Consider HPSC-X 308 History of Biology for Fall 2018 (300-level hours inside College!)

If you are looking for an interesting general elective, or for 300/400-level hours inside the College of Arts & Sciences, consider this course:

HPSC-X 308: The History of Biology

Time: T-Th 2:30–3:45 PM

Place: Ballantine Hall 003

Instructor: Sander Gliboff

COLL (CASE) A&H Breadth of Inquiry credit

Not approved to count in Biology major; this is a general elective course.

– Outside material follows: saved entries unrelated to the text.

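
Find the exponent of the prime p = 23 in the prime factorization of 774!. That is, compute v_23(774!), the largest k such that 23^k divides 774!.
v_23(774!) = 34

Legendre's formula: v_p(n!) = Σ_{k ≥ 1} ⌊n / p^k⌋. For p = 23, n = 774, the terms are:
  ⌊774/23^1⌋ = ⌊774/23⌋ = 33
  ⌊774/23^2⌋ = ⌊774/529⌋ = 1
(the next term ⌊774/23^3⌋ = 0, terminating the sum). Summing: v_23(774!) = 33 + 1 = 34.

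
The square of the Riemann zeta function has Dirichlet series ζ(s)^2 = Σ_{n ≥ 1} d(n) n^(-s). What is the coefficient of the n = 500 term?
d(500) = 12

ζ(s)^2 = (Σ 1/m^s)(Σ 1/k^s). The coefficient of 1/n^s in the product is the number of ordered pairs (m, k) with mk = n, which equals d(n). For n = 500, divisors are [1, 2, 4, 5, 10, 20, 25, 50, 100, 125, 250, 500], so d(500) = 12.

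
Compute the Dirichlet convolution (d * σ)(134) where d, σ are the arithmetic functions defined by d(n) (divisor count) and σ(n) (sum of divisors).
(d * σ)(134) = 350

Divisors of 134: [1, 2, 67, 134]. For each d | 134:
  d = 1: d(1) · σ(134/1) = 1 · 204 = 204
  d = 2: d(2) · σ(134/2) = 2 · 68 = 136
  d = 67: d(67) · σ(134/67) = 2 · 3 = 6
  d = 134: d(134) · σ(134/134) = 4 · 1 = 4
Summing: (d * σ)(134) = 204 + 136 + 6 + 4 = 350.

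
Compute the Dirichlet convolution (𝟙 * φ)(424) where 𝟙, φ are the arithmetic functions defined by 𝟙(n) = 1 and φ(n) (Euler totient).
(𝟙 * φ)(424) = 424

Divisors of 424: [1, 2, 4, 8, 53, 106, 212, 424]. For each d | 424:
  d = 1: 𝟙(1) · φ(424/1) = 1 · 208 = 208
  d = 2: 𝟙(2) · φ(424/2) = 1 · 104 = 104
  d = 4: 𝟙(4) · φ(424/4) = 1 · 52 = 52
  d = 8: 𝟙(8) · φ(424/8) = 1 · 52 = 52
  d = 53: 𝟙(53) · φ(424/53) = 1 · 4 = 4
  d = 106: 𝟙(106) · φ(424/106) = 1 · 2 = 2
  d = 212: 𝟙(212) · φ(424/212) = 1 · 1 = 1
  d = 424: 𝟙(424) · φ(424/424) = 1 · 1 = 1
Summing: (𝟙 * φ)(424) = 208 + 104 + 52 + 52 + 4 + 2 + 1 + 1 = 424.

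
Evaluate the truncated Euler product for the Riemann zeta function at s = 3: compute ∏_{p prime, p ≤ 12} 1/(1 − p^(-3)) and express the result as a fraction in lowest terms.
∏ = 698775/581932

The primes p ≤ 12 are [2, 3, 5, 7, 11]. For each prime, (1 − 1/p^3)^(-1) = p^3 / (p^3 − 1). The product is (1 − 1/2^3)^(-1), (1 − 1/3^3)^(-1), (1 − 1/5^3)^(-1), (1 − 1/7^3)^(-1), (1 − 1/11^3)^(-1) = ∏ p^3 / (p^3 − 1) = 698775/581932.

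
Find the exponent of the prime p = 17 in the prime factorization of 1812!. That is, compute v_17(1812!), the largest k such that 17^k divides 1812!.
v_17(1812!) = 112

Legendre's formula: v_p(n!) = Σ_{k ≥ 1} ⌊n / p^k⌋. For p = 17, n = 1812, the terms are:
  ⌊1812/17^1⌋ = ⌊1812/17⌋ = 106
  ⌊1812/17^2⌋ = ⌊1812/289⌋ = 6
(the next term ⌊1812/17^3⌋ = 0, terminating the sum). Summing: v_17(1812!) = 106 + 6 = 112.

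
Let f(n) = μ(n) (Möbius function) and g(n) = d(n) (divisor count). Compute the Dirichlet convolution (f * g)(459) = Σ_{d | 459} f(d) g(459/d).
(μ * d)(459) = 1

Divisors of 459: [1, 3, 9, 17, 27, 51, 153, 459]. For each d | 459:
  d = 1: μ(1) · d(459/1) = 1 · 8 = 8
  d = 3: μ(3) · d(459/3) = -1 · 6 = -6
  d = 9: μ(9) · d(459/9) = 0 · 4 = 0
  d = 17: μ(17) · d(459/17) = -1 · 4 = -4
  d = 27: μ(27) · d(459/27) = 0 · 2 = 0
  d = 51: μ(51) · d(459/51) = 1 · 3 = 3
  d = 153: μ(153) · d(459/153) = 0 · 2 = 0
  d = 459: μ(459) · d(459/459) = 0 · 1 = 0
Summing: (μ * d)(459) = 8 + -6 + 0 + -4 + 0 + 3 + 0 + 0 = 1.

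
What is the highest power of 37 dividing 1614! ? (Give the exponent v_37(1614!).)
v_37(1614!) = 44

Legendre's formula: v_p(n!) = Σ_{k ≥ 1} ⌊n / p^k⌋. For p = 37, n = 1614, the terms are:
  ⌊1614/37^1⌋ = ⌊1614/37⌋ = 43
  ⌊1614/37^2⌋ = ⌊1614/1369⌋ = 1
(the next term ⌊1614/37^3⌋ = 0, terminating the sum). Summing: v_37(1614!) = 43 + 1 = 44.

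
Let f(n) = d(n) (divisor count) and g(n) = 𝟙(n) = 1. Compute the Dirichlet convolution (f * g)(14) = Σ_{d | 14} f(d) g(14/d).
(d * 𝟙)(14) = 9

Divisors of 14: [1, 2, 7, 14]. For each d | 14:
  d = 1: d(1) · 𝟙(14/1) = 1 · 1 = 1
  d = 2: d(2) · 𝟙(14/2) = 2 · 1 = 2
  d = 7: d(7) · 𝟙(14/7) = 2 · 1 = 2
  d = 14: d(14) · 𝟙(14/14) = 4 · 1 = 4
Summing: (d * 𝟙)(14) = 1 + 2 + 2 + 4 = 9.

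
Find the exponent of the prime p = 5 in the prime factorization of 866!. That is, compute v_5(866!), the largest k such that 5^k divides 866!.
v_5(866!) = 214

Legendre's formula: v_p(n!) = Σ_{k ≥ 1} ⌊n / p^k⌋. For p = 5, n = 866, the terms are:
  ⌊866/5^1⌋ = ⌊866/5⌋ = 173
  ⌊866/5^2⌋ = ⌊866/25⌋ = 34
  ⌊866/5^3⌋ = ⌊866/125⌋ = 6
  ⌊866/5^4⌋ = ⌊866/625⌋ = 1
(the next term ⌊866/5^5⌋ = 0, terminating the sum). Summing: v_5(866!) = 173 + 34 + 6 + 1 = 214.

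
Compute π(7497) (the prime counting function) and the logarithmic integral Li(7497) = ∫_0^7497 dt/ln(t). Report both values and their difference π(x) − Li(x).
π(7497) = 949;  Li(7497) ≈ 970.25;  π(x) − Li(x) ≈ -21.25.

Direct count of primes ≤ 7497 gives π(7497) = 949. Numerical evaluation of the logarithmic integral gives Li(7497) ≈ 970.25. The difference π(x) − Li(x) ≈ -21.25 is typically negative for small/moderate x (Li(x) overestimates), though Littlewood's theorem shows this sign changes infinitely often.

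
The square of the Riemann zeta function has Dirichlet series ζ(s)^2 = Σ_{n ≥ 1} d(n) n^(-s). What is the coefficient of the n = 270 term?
d(270) = 16

ζ(s)^2 = (Σ 1/m^s)(Σ 1/k^s). The coefficient of 1/n^s in the product is the number of ordered pairs (m, k) with mk = n, which equals d(n). For n = 270, divisors are [1, 2, 3, 5, 6, 9, 10, 15, 18, 27, 30, 45, 54, 90, 135, 270], so d(270) = 16.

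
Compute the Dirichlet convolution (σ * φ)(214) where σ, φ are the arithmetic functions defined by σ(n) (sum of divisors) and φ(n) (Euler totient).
(σ * φ)(214) = 856

Divisors of 214: [1, 2, 107, 214]. For each d | 214:
  d = 1: σ(1) · φ(214/1) = 1 · 106 = 106
  d = 2: σ(2) · φ(214/2) = 3 · 106 = 318
  d = 107: σ(107) · φ(214/107) = 108 · 1 = 108
  d = 214: σ(214) · φ(214/214) = 324 · 1 = 324
Summing: (σ * φ)(214) = 106 + 318 + 108 + 324 = 856.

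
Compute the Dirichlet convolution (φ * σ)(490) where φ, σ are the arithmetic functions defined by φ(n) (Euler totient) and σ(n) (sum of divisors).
(φ * σ)(490) = 5880

Divisors of 490: [1, 2, 5, 7, 10, 14, 35, 49, 70, 98, 245, 490]. For each d | 490:
  d = 1: φ(1) · σ(490/1) = 1 · 1026 = 1026
  d = 2: φ(2) · σ(490/2) = 1 · 342 = 342
  d = 5: φ(5) · σ(490/5) = 4 · 171 = 684
  d = 7: φ(7) · σ(490/7) = 6 · 144 = 864
  d = 10: φ(10) · σ(490/10) = 4 · 57 = 228
  d = 14: φ(14) · σ(490/14) = 6 · 48 = 288
  d = 35: φ(35) · σ(490/35) = 24 · 24 = 576
  d = 49: φ(49) · σ(490/49) = 42 · 18 = 756
  d = 70: φ(70) · σ(490/70) = 24 · 8 = 192
  d = 98: φ(98) · σ(490/98) = 42 · 6 = 252
  d = 245: φ(245) · σ(490/245) = 168 · 3 = 504
  d = 490: φ(490) · σ(490/490) = 168 · 1 = 168
Summing: (φ * σ)(490) = 1026 + 342 + 684 + 864 + 228 + 288 + 576 + 756 + 192 + 252 + 504 + 168 = 5880.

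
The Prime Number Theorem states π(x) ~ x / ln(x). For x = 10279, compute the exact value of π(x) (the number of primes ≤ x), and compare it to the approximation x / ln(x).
π(10279) = 1261;  x/ln(x) ≈ 1112.70;  relative error ≈ 11.76%.

Directly count primes up to 10279: π(10279) = 1261. The PNT approximation gives 10279/ln(10279) ≈ 10279/9.23786 ≈ 1112.70. Relative error (π(x) − x/ln(x)) / π(x) ≈ 11.76%; the approximation is known to undercount slightly (Li(x) is a better estimate).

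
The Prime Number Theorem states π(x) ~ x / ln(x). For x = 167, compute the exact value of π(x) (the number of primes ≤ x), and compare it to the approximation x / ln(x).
π(167) = 39;  x/ln(x) ≈ 32.63;  relative error ≈ 16.33%.

Directly count primes up to 167: π(167) = 39. The PNT approximation gives 167/ln(167) ≈ 167/5.11799 ≈ 32.63. Relative error (π(x) − x/ln(x)) / π(x) ≈ 16.33%; the approximation is known to undercount slightly (Li(x) is a better estimate).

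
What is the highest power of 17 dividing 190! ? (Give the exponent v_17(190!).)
v_17(190!) = 11

Legendre's formula: v_p(n!) = Σ_{k ≥ 1} ⌊n / p^k⌋. For p = 17, n = 190, the terms are:
  ⌊190/17^1⌋ = ⌊190/17⌋ = 11
(the next term ⌊190/17^2⌋ = 0, terminating the sum). Summing: v_17(190!) = 11 = 11.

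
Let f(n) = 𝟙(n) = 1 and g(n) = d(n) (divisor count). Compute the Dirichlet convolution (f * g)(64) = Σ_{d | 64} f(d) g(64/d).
(𝟙 * d)(64) = 28

Divisors of 64: [1, 2, 4, 8, 16, 32, 64]. For each d | 64:
  d = 1: 𝟙(1) · d(64/1) = 1 · 7 = 7
  d = 2: 𝟙(2) · d(64/2) = 1 · 6 = 6
  d = 4: 𝟙(4) · d(64/4) = 1 · 5 = 5
  d = 8: 𝟙(8) · d(64/8) = 1 · 4 = 4
  d = 16: 𝟙(16) · d(64/16) = 1 · 3 = 3
  d = 32: 𝟙(32) · d(64/32) = 1 · 2 = 2
  d = 64: 𝟙(64) · d(64/64) = 1 · 1 = 1
Summing: (𝟙 * d)(64) = 7 + 6 + 5 + 4 + 3 + 2 + 1 = 28.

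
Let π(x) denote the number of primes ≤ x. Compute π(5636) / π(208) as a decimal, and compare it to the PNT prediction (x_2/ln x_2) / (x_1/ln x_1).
π(5636)/π(208) = 739/46 ≈ 16.0652;  PNT prediction ≈ 16.7452.

π(208) = 46 and π(5636) = 739, so π(5636)/π(208) ≈ 16.0652. The PNT-predicted ratio is (5636/ln(5636)) / (208/ln(208)) ≈ 16.7452. The two agree to within a few percent, as expected.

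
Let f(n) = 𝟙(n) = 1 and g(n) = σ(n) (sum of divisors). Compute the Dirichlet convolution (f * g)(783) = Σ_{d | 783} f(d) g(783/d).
(𝟙 * σ)(783) = 1798

Divisors of 783: [1, 3, 9, 27, 29, 87, 261, 783]. For each d | 783:
  d = 1: 𝟙(1) · σ(783/1) = 1 · 1200 = 1200
  d = 3: 𝟙(3) · σ(783/3) = 1 · 390 = 390
  d = 9: 𝟙(9) · σ(783/9) = 1 · 120 = 120
  d = 27: 𝟙(27) · σ(783/27) = 1 · 30 = 30
  d = 29: 𝟙(29) · σ(783/29) = 1 · 40 = 40
  d = 87: 𝟙(87) · σ(783/87) = 1 · 13 = 13
  d = 261: 𝟙(261) · σ(783/261) = 1 · 4 = 4
  d = 783: 𝟙(783) · σ(783/783) = 1 · 1 = 1
Summing: (𝟙 * σ)(783) = 1200 + 390 + 120 + 30 + 40 + 13 + 4 + 1 = 1798.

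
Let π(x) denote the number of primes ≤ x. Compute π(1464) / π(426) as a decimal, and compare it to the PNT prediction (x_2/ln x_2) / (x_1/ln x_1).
π(1464)/π(426) = 232/82 ≈ 2.8293;  PNT prediction ≈ 2.8546.

π(426) = 82 and π(1464) = 232, so π(1464)/π(426) ≈ 2.8293. The PNT-predicted ratio is (1464/ln(1464)) / (426/ln(426)) ≈ 2.8546. The two agree to within a few percent, as expected.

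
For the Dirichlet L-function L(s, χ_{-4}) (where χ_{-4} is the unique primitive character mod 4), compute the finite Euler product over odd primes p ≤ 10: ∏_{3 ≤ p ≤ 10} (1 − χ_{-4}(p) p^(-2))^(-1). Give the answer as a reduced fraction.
∏ = 147/160

The odd primes p ≤ 10 are [3, 5, 7]. For each, χ(p) = 1 if p ≡ 1 mod 4, χ(p) = −1 if p ≡ 3 mod 4. Taking (1 − χ(p)/p^2)^(-1) = p^2/(p^2 − χ(p)): (1 − (-1)/3^2)^(-1) · (1 − (1)/5^2)^(-1) · (1 − (-1)/7^2)^(-1) = 147/160.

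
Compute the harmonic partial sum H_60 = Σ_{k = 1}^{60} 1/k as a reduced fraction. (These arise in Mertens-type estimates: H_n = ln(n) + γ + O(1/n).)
H_60 = 15117092380124150817026911/3230237388259077233637600

Direct summation: H_60 = 1 + 1/2 + ... + 1/60. The least common denominator is lcm(1, ..., 60) = 9690712164777231700912800; over this denominator the numerator is 9690712164777231700912800 + 4845356082388615850456400 + 3230237388259077233637600 + 2422678041194307925228200 + 1938142432955446340182560 + 1615118694129538616818800 + 1384387452111033100130400 + 1211339020597153962614100 + 1076745796086359077879200 + 969071216477723170091280 + 880973833161566518264800 + 807559347064769308409400 + 745439397290556284685600 + 692193726055516550065200 + 646047477651815446727520 + 605669510298576981307050 + 570041892045719511818400 + 538372898043179538939600 + 510037482356696405311200 + 484535608238861585045640 + 461462484037011033376800 + 440486916580783259132400 + 421335311512053552213600 + 403779673532384654204700 + 387628486591089268036512 + 372719698645278142342800 + 358915265362119692626400 + 346096863027758275032600 + 334162488440594196583200 + 323023738825907723363760 + 312603618218620377448800 + 302834755149288490653525 + 293657944387188839421600 + 285020946022859755909200 + 276877490422206620026080 + 269186449021589769469800 + 261911139588573829754400 + 255018741178348202655600 + 248479799096852094895200 + 242267804119430792522820 + 236358833287249553680800 + 230731242018505516688400 + 225365399180865853509600 + 220243458290391629566200 + 215349159217271815575840 + 210667655756026776106800 + 206185365208026206402400 + 201889836766192327102350 + 197769636015861871447200 + 193814243295544634018256 + 190013964015239837272800 + 186359849322639071171400 + 182843625750513805677600 + 179457632681059846313200 + 176194766632313303652960 + 173048431513879137516300 + 170012494118898801770400 + 167081244220297098291600 + 164249358725037825439200 + 161511869412953861681880 = 45351277140372452451080733, so H_60 = 45351277140372452451080733/9690712164777231700912800; reducing by gcd(45351277140372452451080733, 9690712164777231700912800) = 3 gives 15117092380124150817026911/3230237388259077233637600 ≈ 4.67987. (The PNT-adjacent estimate ln(60) + γ ≈ 4.67156 matches within O(1/n).)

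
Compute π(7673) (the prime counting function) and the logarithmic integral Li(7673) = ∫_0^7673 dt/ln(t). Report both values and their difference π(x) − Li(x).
π(7673) = 973;  Li(7673) ≈ 989.95;  π(x) − Li(x) ≈ -16.95.

Direct count of primes ≤ 7673 gives π(7673) = 973. Numerical evaluation of the logarithmic integral gives Li(7673) ≈ 989.95. The difference π(x) − Li(x) ≈ -16.95 is typically negative for small/moderate x (Li(x) overestimates), though Littlewood's theorem shows this sign changes infinitely often.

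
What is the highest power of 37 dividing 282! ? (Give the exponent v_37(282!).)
v_37(282!) = 7

Legendre's formula: v_p(n!) = Σ_{k ≥ 1} ⌊n / p^k⌋. For p = 37, n = 282, the terms are:
  ⌊282/37^1⌋ = ⌊282/37⌋ = 7
(the next term ⌊282/37^2⌋ = 0, terminating the sum). Summing: v_37(282!) = 7 = 7.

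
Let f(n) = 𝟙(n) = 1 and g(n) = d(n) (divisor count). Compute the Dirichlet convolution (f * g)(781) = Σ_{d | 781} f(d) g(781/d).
(𝟙 * d)(781) = 9

Divisors of 781: [1, 11, 71, 781]. For each d | 781:
  d = 1: 𝟙(1) · d(781/1) = 1 · 4 = 4
  d = 11: 𝟙(11) · d(781/11) = 1 · 2 = 2
  d = 71: 𝟙(71) · d(781/71) = 1 · 2 = 2
  d = 781: 𝟙(781) · d(781/781) = 1 · 1 = 1
Summing: (𝟙 * d)(781) = 4 + 2 + 2 + 1 = 9.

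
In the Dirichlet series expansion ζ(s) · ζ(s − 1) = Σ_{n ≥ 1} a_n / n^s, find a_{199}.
σ(199) = 200

In the product (Σ m^0/m^s)(Σ k / k^s) = Σ (Σ_{d | n} d) / n^s, the coefficient of 1/n^s is σ(n) = Σ_{d | n} d. For n = 199, divisors are [1, 199]; summing: σ(199) = 200.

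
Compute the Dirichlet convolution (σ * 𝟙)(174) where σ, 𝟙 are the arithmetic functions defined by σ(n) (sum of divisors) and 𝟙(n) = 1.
(σ * 𝟙)(174) = 620

Divisors of 174: [1, 2, 3, 6, 29, 58, 87, 174]. For each d | 174:
  d = 1: σ(1) · 𝟙(174/1) = 1 · 1 = 1
  d = 2: σ(2) · 𝟙(174/2) = 3 · 1 = 3
  d = 3: σ(3) · 𝟙(174/3) = 4 · 1 = 4
  d = 6: σ(6) · 𝟙(174/6) = 12 · 1 = 12
  d = 29: σ(29) · 𝟙(174/29) = 30 · 1 = 30
  d = 58: σ(58) · 𝟙(174/58) = 90 · 1 = 90
  d = 87: σ(87) · 𝟙(174/87) = 120 · 1 = 120
  d = 174: σ(174) · 𝟙(174/174) = 360 · 1 = 360
Summing: (σ * 𝟙)(174) = 1 + 3 + 4 + 12 + 30 + 90 + 120 + 360 = 620.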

The term “biology” was first used at the turn of the nineteenth century to denote a new scientific or philosophical approach to the study of life, distinct from natural history, natural theology, and medicine. But what did it mean to be “scientific”? What was this new science going to tell us about the organic world and ourselves? Where and how and by whom was biological research to be done, with what resources?

This seminar is a survey of key figures and pivotal moments in the history of modern biology, that have re-defined its scientific character, by either opening new lines of inquiry and explanation, developing new kinds of instruments, practices, and institutions, or changing the social role of the biological scientist. Coverage includes, e.g., Lamarck, Mendel, Darwin, Haeckel, Pavlov, classical and molecular genetics, embryology, evolution, and ecology.

There are no prerequisites, but knowledge of modern biology or modern European or American history will be helpful.